Filmes

Crítica

Luca prova que existe beleza também em uma aventura engraçada e descomplicada

Apostando no humor físico e na nostalgia de uma memória da infância, a Pixar celebra a curiosidade e a aceitação em uma história cheia de cores

18.06.2021, às 18H33.
Atualizada em 19.06.2021, ÀS 14H22

Se Ariel fosse um monstro marinho que vira humano num encanto automático, como o pequeno Luca, o Rei Tritão teria visto a filha partir para a superfície muito antes da adolescência. O obstáculo para a curiosidade da sereia sempre foi anatômico -- ela não tinha pernas, apenas uma cauda --, e não os alertas de qualquer figura de autoridade. Por isso, para ela, fazer um acordo com alguém tão controverso e assustador quanto a Úrsula foi um pouco aflitivo e nada mais. Sua cabeça já vivia acima das ondas. Era apenas uma questão de como chegar lá.

Por mais curioso que seja também o novo herói da Pixar, Luca se assemelha mais com o Linguado do que propriamente com a princesa. Há, sim, um interesse por todo o desconhecido que envolve a vida das criaturas sem guelras, mas seu medo é maior. Como o sidekick de Ariel, o menino-monstro é apenas uma criança, e se a mãe fala que os outros são bárbaros, ele não tem por que não acreditar. Viver assistindo às sombras dos barcos e tentando dar significado para os objetos que caem lá de cima é o que ele está fadado a fazer, não há escapatória. Certo?

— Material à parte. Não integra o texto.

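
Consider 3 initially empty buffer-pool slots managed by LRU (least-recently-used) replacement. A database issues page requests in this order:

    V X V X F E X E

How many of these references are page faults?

4

V -> fault, frames {V}
X -> fault, frames {V,X}
V -> hit
X -> hit
F -> fault, frames {V,X,F}
E -> fault, evict V, frames {X,F,E}
X -> hit
E -> hit
Page faults: 4.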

Essa afirmação seria verdadeira se ele não tivesse encontrado no seu caminho alguém tão corajoso quanto Ariel. Mais até, considerando que seu novo melhor amigo, Alberto, vive suas aventuras sem medir as consequências. É o jovem monstro que apresenta a superfície ao protagonista e o estimula, com suas histórias à la Sabidão, a se abrir para o mundo. Mas, embora as vidas de Alberto e Luca espelhem a inocência curiosa e a amizade leal de A Pequena Sereia, Luca o faz num escopo menor: numa cidadezinha da Riviera Italiana. Não há vilão que se agiganta e vira uma espécie de Kraken, nem reino algum em perigo. É tudo mais contido. Porque, no fundo, aos olhos de uma criança, descobrir o mundo e a si mesma dispensa hipérboles. É uma experiência gigante por si só.

O diretor italiano Enrico Casarosa nunca escondeu que Luca tinha algo de autobiográfico, mas mesmo o mais desavisado dos espectadores pode sentir a nostalgia transbordando da tela. As cores, os figurinos, o sonho da Vespa e até a concentração da trama na praça da cidade dão a sensação de se estar diante de uma memória de verão -- uma memória que se pode revisitar não com a crítica de um adulto, mas com aquele mesmo encanto infantil de quem o está vivendo pela primeira vez.

Nesse terreno, tão mágico quanto um conto de fadas, Luca rende o espectador que busca uma reflexão metafísica e lembra-o que há beleza também em uma mensagem tão simples quanto celebrar a sensação de sentir-se maravilhado com um novo aprendizado, de enfrentar um desafio apesar do medo e, sobretudo, de descobrir-se pertencente. E é aí que Luca se distancia do clássico da Walt Disney Animation: porque este sentimento não se concretiza em um amor romântico, mas sim na amizade quase simbiótica que o protagonista e seu companheiro de aventuras desenvolvem -- e potencializada com a adição da destemida e esperta Giulia no grupo dos deslocados, quando o duo finalmente chega a Portorosso.

Existe, sim, um tema mais profundo por trás dessa aventura colorida: a busca de Luca e Alberto por aceitação em terra firma é uma bela metáfora para descrever qualquer situação em que o espectador se sentiu julgado por ser simplesmente quem é. No entanto, dessa vez, a Pixar não criou nenhuma engrenagem intrincada para construir essa moral empática. Bastou tornar a história dessa dupla uma aventura engraçada, e há de se reconhecer que há algo de genial em resgatar essa despretensão. O medo de serem descobertos, por exemplo, anda lado a lado com cenas que privilegiam o humor físico e faz com que o estilo de animação, inspirado na aquarela, salte aos olhos. Até o ridículo de ter um vilão velho demais para se preocupar com uma competição infantil tem seu charme.

Talvez o grande mérito de Luca seja justamente se permitir ser infantil e falar de igual para igual com as crianças. E, olha, nem por isso o filme é menos válido para os adultos. Para além das referências ao cinema italiano, a verdade é que esse olhar menos cínico e mais encantador para a vida parece um abraço e, na atual conjectura, a gente bem que está precisando.